AI lacks any form of real context for situations. The more I've used them for technical issues, I've seen how limited they really are. They will doggedly go down deep holes without looking outside the box. They will grasp at all sorts of solutions to a GitHub project application, without even realising the newest issue logged is in fact a bug waiting to be fixed. I could go on and on, and I've lost count now of the apologies I've extracted from AI for its real stupidity.

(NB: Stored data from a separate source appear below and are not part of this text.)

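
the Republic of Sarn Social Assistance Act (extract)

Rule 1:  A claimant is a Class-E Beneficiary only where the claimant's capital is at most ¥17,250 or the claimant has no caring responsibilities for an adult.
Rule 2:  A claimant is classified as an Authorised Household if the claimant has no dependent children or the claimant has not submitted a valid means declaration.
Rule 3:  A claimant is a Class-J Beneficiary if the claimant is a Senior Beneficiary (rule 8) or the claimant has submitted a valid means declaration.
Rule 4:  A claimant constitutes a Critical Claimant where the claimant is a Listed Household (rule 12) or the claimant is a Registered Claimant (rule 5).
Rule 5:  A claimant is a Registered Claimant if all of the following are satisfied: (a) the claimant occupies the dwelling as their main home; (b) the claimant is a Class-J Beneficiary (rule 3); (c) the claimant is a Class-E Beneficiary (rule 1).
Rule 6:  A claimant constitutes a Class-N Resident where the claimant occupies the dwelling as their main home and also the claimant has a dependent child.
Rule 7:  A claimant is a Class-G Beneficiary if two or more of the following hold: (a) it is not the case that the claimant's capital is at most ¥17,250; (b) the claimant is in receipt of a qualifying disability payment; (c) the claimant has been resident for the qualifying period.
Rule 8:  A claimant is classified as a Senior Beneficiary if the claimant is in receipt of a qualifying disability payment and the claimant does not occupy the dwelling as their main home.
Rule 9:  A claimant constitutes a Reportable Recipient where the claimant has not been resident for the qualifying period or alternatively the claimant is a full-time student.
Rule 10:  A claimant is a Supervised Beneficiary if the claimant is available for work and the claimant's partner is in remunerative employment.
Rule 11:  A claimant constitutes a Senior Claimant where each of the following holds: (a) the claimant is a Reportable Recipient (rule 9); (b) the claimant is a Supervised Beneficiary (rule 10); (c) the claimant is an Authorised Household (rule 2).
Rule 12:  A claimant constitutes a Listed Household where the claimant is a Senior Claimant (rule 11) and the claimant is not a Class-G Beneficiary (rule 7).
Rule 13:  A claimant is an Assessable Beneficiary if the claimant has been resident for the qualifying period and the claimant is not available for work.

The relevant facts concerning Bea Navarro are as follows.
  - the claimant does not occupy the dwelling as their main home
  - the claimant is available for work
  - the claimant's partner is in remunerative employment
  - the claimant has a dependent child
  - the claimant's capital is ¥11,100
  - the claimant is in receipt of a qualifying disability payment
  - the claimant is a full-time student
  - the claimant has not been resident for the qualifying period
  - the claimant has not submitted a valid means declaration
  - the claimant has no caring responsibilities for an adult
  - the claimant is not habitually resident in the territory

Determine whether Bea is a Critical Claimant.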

Used as an assistant to a thinking human being is fine, but never follow AI advice blindly. It is great for answering questions, but the more you use it, you'd see its limitations surfacing. It can save time, but it can also waste a lot of time, and even do damage. Most recently a chatbot gave me a command to remove the history for a file I updated on GitHub, but it also deleted that specific file itself altogether (I got what I'd asked for, but I did not ask for the file to be deleted, and there was no mention of such a possibility by the chatbot).
So just like a lathe with be a tremendous tool in a skilled technicians hands, giving me a lathe to use would likely do more harm than good.